Lorsque Kuroki a terminé son film, sa sortie nationale était prévue au Japon. Malheureusement, une fois que les chefs d'entreprise de Toho ont projeté le film, ils ont décidé de le mettre de côté, le qualifiant de "film fou". Un an plus tard, Silence Has No Wings a été repris pour distribution par l'Art Theatre Guild of Japan (ATG) et grâce à cette organisation, le film a lentement acquis un public international. Ces dernières années, Silence Has No Wings est apparu lors de rares projections de répertoire aux États-Unis telles que The Japan Society à New York, mais Kuroki reste toujours un réalisateur peu connu sur ces côtes par rapport à des pairs plus célèbres comme Kon Ichikawa (La harpe de Birmanie, Les Feux dans la plaine) et Shohei Imamura (La femme insecte, La ballade de Narayama ).
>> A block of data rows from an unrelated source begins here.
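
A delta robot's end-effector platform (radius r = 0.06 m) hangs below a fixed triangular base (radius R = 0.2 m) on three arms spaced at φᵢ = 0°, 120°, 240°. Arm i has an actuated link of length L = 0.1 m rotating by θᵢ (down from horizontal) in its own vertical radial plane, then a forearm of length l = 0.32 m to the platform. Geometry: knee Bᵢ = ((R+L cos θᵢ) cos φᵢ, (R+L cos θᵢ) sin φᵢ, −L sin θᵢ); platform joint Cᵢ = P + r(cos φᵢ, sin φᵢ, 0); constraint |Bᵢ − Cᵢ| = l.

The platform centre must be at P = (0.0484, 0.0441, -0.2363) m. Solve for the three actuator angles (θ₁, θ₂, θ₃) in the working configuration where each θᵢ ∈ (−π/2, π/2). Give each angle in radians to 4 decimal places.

θ₁ = -0.1740, θ₂ = 0.1749, θ₃ = 0.7854

φ1=0.0° → target in arm frame (0.0484, 0.0441)
  A cos θ + B sin θ = C:  0.0916·cos θ + -0.2363·sin θ = 0.1311
  γ=atan2(-0.2363,0.0916)=-1.2010;  ψ=arccos(0.5174)=1.0269;  θ1=γ+ψ≈-0.1740
φ2=120.0° → target in arm frame (0.0140, -0.0640)
  A cos θ + B sin θ = C:  0.1260·cos θ + -0.2363·sin θ = 0.0830
  √(A²+B²)=0.2678;  θ2 = -1.0809+1.2558 ≈ 0.1749
φ3=240.0° → target in arm frame (-0.0624, 0.0199)
  A cos θ + B sin θ = C:  0.2024·cos θ + -0.2363·sin θ = -0.0240
  γ=atan2(-0.2363,0.2024)=-0.8625;  ψ=arccos(-0.0771)=1.6479;  θ3=γ+ψ≈0.7854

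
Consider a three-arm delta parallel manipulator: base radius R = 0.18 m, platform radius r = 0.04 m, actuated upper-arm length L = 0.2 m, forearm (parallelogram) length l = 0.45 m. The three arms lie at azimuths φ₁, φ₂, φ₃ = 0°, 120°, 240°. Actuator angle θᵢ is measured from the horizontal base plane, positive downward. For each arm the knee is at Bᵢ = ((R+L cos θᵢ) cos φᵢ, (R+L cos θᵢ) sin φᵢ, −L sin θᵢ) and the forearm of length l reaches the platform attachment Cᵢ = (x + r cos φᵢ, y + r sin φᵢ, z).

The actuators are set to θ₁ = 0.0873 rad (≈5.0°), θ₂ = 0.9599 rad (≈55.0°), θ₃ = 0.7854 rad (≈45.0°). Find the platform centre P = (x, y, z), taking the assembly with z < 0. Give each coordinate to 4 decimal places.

arm 1 at φ=0.0°: e+L cos θ1 = 0.3392;  O1 = (0.3392, 0.0000, -0.0174)
φ2=120.0°: virtual centre (-0.1274, 0.2206, -0.1638), radius l
arm 3 at φ=240.0°: e+L cos θ3 = 0.2814;  O3 = (-0.1407, -0.2437, -0.1414)
|O₂|²−|O₁|² = -0.0237;  |O₃|²−|O₁|² = -0.0162
plane₁₂: -0.9332x+0.4412y+-0.2928z = -0.0237
det = 0.8784;  x = 0.0213+-0.2870z,  y = -0.0087+0.0565z
sphere 1 gives Az²+Bz+C=0 with A=1.0856, B=0.2164, C=-0.1010;  B²−4AC=0.4855;  roots -0.4206, 0.2212;  negative root z = -0.4206
x = 0.1420, y = -0.0324

(0.1420, -0.0324, -0.4206)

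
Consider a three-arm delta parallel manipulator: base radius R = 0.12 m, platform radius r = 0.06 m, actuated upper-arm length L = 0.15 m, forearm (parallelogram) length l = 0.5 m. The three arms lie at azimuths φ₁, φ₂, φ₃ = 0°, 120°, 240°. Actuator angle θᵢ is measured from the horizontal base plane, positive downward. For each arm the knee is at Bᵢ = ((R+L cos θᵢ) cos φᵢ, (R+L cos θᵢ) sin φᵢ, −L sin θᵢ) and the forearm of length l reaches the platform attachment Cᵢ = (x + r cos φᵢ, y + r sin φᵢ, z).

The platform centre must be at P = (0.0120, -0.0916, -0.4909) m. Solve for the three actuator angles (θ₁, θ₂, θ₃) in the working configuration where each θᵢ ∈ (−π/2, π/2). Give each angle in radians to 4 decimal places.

θ₁ = 0.2616, θ₂ = 0.5235, θ₃ = 0.0873

arm 1 (φ=0.0°): x'=0.0120, y'=-0.0916
  A cos θ + B sin θ = C:  0.0480·cos θ + -0.4909·sin θ = -0.0806
  γ=atan2(-0.4909,0.0480)=-1.4733;  ψ=arccos(-0.1634)=1.7349;  θ1=γ+ψ≈0.2616
φ2=120.0° → target in arm frame (-0.0853, 0.0354)
  A=0.1453, B=-0.4909, C=(l²−L²−A²−y'²−z²)/(2L)=-0.1195
  γ=atan2(-0.4909,0.1453)=-1.2830;  ψ=arccos(-0.2335)=1.8064;  θ2=γ+ψ≈0.5235
rotate P by −φ3: (0.0733, 0.0562, -0.4909)
  e−x'=-0.0133;  (l²−L²−(e−x')²−y'²−z²)/2L = -0.0561
  θ3 = atan2(B,A) + arccos(C/0.4911) = 0.0873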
C'est dommage puisque les derniers films de Kuroki étaient de nature beaucoup moins expérimentale et plus accessibles au grand public, comme son thriller yakuza de 1970 Evil Spirits of Japan (alias Nippo n No Akuryo) ou The Assassination of Ryoma (alias Ryoma Ansatsu) de 1974, un drame historique se déroulant dans les années 1836-1867); tous deux ont été des succès commerciaux au Japon.
Un autre aspect intéressant de Silence Has No Wings est l'utilisation par Kuroki de Mariko Kaga dans le film. Apparaissant sous diverses formes tout au long du film, qui vont de la femme fatale meurtrière au mannequin en passant par l'artiste du temple de Kyoto, le personnage de Kaga est aussi changeant que la métaphore centrale de la larve/chenille/papillon. C'était certainement un casting astucieux de la part de Kuroki car Kaga était une star montante japonaise à l'époque, ayant joué dans des titres désormais cultes comme Fleur Pâle (1964) de Masahiro Shinoda, Les lundis de Yuka (1964) de Ko Nakahira et Les plaisirs de la chair de Nagisa Oshima. (1965). Kaga remportera des prix et des éloges de la critique pour des films tels que La rivière de boue de Kohei Oguri (alias Doro No Kaga , 1981) et In His Chart de Yoshihiro Fukagawa (alias Kamisama No Karute , 2011) et continue de rester active dans le cinéma japonais aujourd'hui.





















Une totale découverte pour moi, merci Vanlocke !
RépondreSupprimerMerci beaucoup!!
RépondreSupprimerTrès intéressante proposition que ce film au parfum original, merci du post et de nous faire découvrir un pan du cinéma japonais peu montré.
RépondreSupprimerEt deux raretés de plus pour notre plus grand plaisir.Merci.RF.
RépondreSupprimerMerci, ca ne ressemble en rien à ce que j'ai déjà vu, donc je prends, merci de nous cultiver !!
RépondreSupprimerJe connaissais le film mais ne l'avais pas encore regardé ; ta présentation donne envie, merci VL.
RépondreSupprimerMerci pour cette invitation au voyage qui va me permettre une fois encore, de contempler ce merveilleux pays qu'est le Japon, avec comme guide suprême, la non moins envoûtante Mariko Kaga.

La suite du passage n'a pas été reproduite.